In the background too, while writing, I remastered The Red Ledger (2014) track. I’d been dissatisfied by the solo section at the close of the piece — which features the reading of a letter. As the track stood, the spoken words were incomprehensible to anyone other than myself and, possibly, the person who wrote it. Nevertheless, I could still recognise them in my mind’s ear. I decelerated the composition by 365% (being the number of days in a calendar year) in order to hide the letter’s sense from myself. (A psychiatrist would have a field day with that, I’m sure.)

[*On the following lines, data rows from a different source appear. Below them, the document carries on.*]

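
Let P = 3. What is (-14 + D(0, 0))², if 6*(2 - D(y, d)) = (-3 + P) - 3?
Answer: 529/4 ≈ 132.25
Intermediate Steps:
D(y, d) = 5/2 (D(y, d) = 2 - ((-3 + 3) - 3)/6 = 2 - (0 - 3)/6 = 2 - ⅙*(-3) = 2 + ½ = 5/2)
(-14 + D(0, 0))² = (-14 + 5/2)² = (-23/2)² = 529/4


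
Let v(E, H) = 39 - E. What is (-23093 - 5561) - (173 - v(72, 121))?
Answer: -28860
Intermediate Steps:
(-23093 - 5561) - (173 - v(72, 121)) = (-23093 - 5561) - (173 - (39 - 1*72)) = -28654 - (173 - (39 - 72)) = -28654 - (173 - 1*(-33)) = -28654 - (173 + 33) = -28654 - 1*206 = -28654 - 206 = -28860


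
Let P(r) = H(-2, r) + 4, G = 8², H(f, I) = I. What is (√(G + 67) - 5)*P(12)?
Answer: -80 + 16*√131 ≈ 103.13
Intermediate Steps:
G = 64
P(r) = 4 + r (P(r) = r + 4 = 4 + r)
(√(G + 67) - 5)*P(12) = (√(64 + 67) - 5)*(4 + 12) = (√131 - 5)*16 = (-5 + √131)*16 = -80 + 16*√131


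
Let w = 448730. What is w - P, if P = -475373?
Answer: 924103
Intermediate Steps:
w - P = 448730 - 1*(-475373) = 448730 + 475373 = 924103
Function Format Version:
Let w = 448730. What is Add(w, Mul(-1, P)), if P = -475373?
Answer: 924103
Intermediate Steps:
Add(w, Mul(-1, P)) = Add(448730, Mul(-1, -475373)) = Add(448730, 475373) = 924103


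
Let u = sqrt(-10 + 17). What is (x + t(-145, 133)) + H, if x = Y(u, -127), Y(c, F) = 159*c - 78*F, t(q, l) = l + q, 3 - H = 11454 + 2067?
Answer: -3624 + 159*sqrt(7) ≈ -3203.3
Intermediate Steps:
H = -13518 (H = 3 - (11454 + 2067) = 3 - 1*13521 = 3 - 13521 = -13518)
u = sqrt(7) ≈ 2.6458
Y(c, F) = -78*F + 159*c
x = 9906 + 159*sqrt(7) (x = -78*(-127) + 159*sqrt(7) = 9906 + 159*sqrt(7) ≈ 10327.)
(x + t(-145, 133)) + H = ((9906 + 159*sqrt(7)) + (133 - 145)) - 13518 = ((9906 + 159*sqrt(7)) - 12) - 13518 = (9894 + 159*sqrt(7)) - 13518 = -3624 + 159*sqrt(7)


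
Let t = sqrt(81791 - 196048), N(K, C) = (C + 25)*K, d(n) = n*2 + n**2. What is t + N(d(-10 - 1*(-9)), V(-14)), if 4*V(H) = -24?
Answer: -19 + I*sqrt(114257) ≈ -19.0 + 338.02*I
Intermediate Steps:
V(H) = -6 (V(H) = (1/4)*(-24) = -6)
d(n) = n**2 + 2*n (d(n) = 2*n + n**2 = n**2 + 2*n)
N(K, C) = K*(25 + C) (N(K, C) = (25 + C)*K = K*(25 + C))
t = I*sqrt(114257) (t = sqrt(-114257) = I*sqrt(114257) ≈ 338.02*I)
t + N(d(-10 - 1*(-9)), V(-14)) = I*sqrt(114257) + ((-10 - 1*(-9))*(2 + (-10 - 1*(-9))))*(25 - 6) = I*sqrt(114257) + ((-10 + 9)*(2 + (-10 + 9)))*19 = I*sqrt(114257) - (2 - 1)*19 = I*sqrt(114257) - 1*1*19 = I*sqrt(114257) - 1*19 = I*sqrt(114257) - 19 = -19 + I*sqrt(114257)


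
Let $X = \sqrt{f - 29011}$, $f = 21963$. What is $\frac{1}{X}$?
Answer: $- \frac{i \sqrt{1762}}{3524} \approx - 0.011912 i$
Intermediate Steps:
$X = 2 i \sqrt{1762}$ ($X = \sqrt{21963 - 29011} = \sqrt{-7048} = 2 i \sqrt{1762} \approx 83.952 i$)
$\frac{1}{X} = \frac{1}{2 i \sqrt{1762}} = - \frac{i \sqrt{1762}}{3524}$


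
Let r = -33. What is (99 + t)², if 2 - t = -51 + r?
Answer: 34225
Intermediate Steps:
t = 86 (t = 2 - (-51 - 33) = 2 - 1*(-84) = 2 + 84 = 86)
(99 + t)² = (99 + 86)² = 185² = 34225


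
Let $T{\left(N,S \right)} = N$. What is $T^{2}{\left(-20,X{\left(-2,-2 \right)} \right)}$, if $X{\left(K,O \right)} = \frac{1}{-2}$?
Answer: $400$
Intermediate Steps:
$X{\left(K,O \right)} = - \frac{1}{2}$
$T^{2}{\left(-20,X{\left(-2,-2 \right)} \right)} = \left(-20\right)^{2} = 400$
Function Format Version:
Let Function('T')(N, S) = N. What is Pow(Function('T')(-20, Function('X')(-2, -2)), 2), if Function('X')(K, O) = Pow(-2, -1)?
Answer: 400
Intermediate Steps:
Function('X')(K, O) = Rational(-1, 2)
Pow(Function('T')(-20, Function('X')(-2, -2)), 2) = Pow(-20, 2) = 400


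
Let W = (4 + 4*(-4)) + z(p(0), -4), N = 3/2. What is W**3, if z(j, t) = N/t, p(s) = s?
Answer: -970299/512 ≈ -1895.1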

Why are we vaguely embarrassed at enjoying our own work? I often listen to my sound pieces for enrichment. They offer me something that no one else’s work does — which is, in part, the reason for making them. We create the art that we want to enjoy … Right? After all, if I can’t bear to listen to my compositions, why should I expect anyone else to.
1.40pm. Following lunch, I began assembling a track session to assemble the recordings made from my erased Messiah project. I’ve been impressed by the resilience of the shellac surface. Even with a pronounced patina of myriad, micro scratches the recording is still audible:
2.00 pm. On with the research proposal. I enjoy picking strawberries from a fridge:
It’s better than snacking on chocolate. Once begun, a proposal refuses to travel in a straight line. En route, you encounter byways to histories, traditions, practices, and theories that lie outside the scope of the inquiry, but which, nevertheless, will have to be travelled in the course of investigation. 4.00 pm. I re-reviewed of The Bible in Translation CD material and uploaded remixed tracks to my sound site.
7.30 pm. I continued populating the Messiah erased track session in readiness for composition. All the tracks are recordings of the 78 rpm disc, played at that speed, as well as at 45 rpm and 33 1/3 rpm, and processed through low-, mid-, and high-pass filters. No other modulation has been applied; the native sound is complete in itself. Guild not the lily.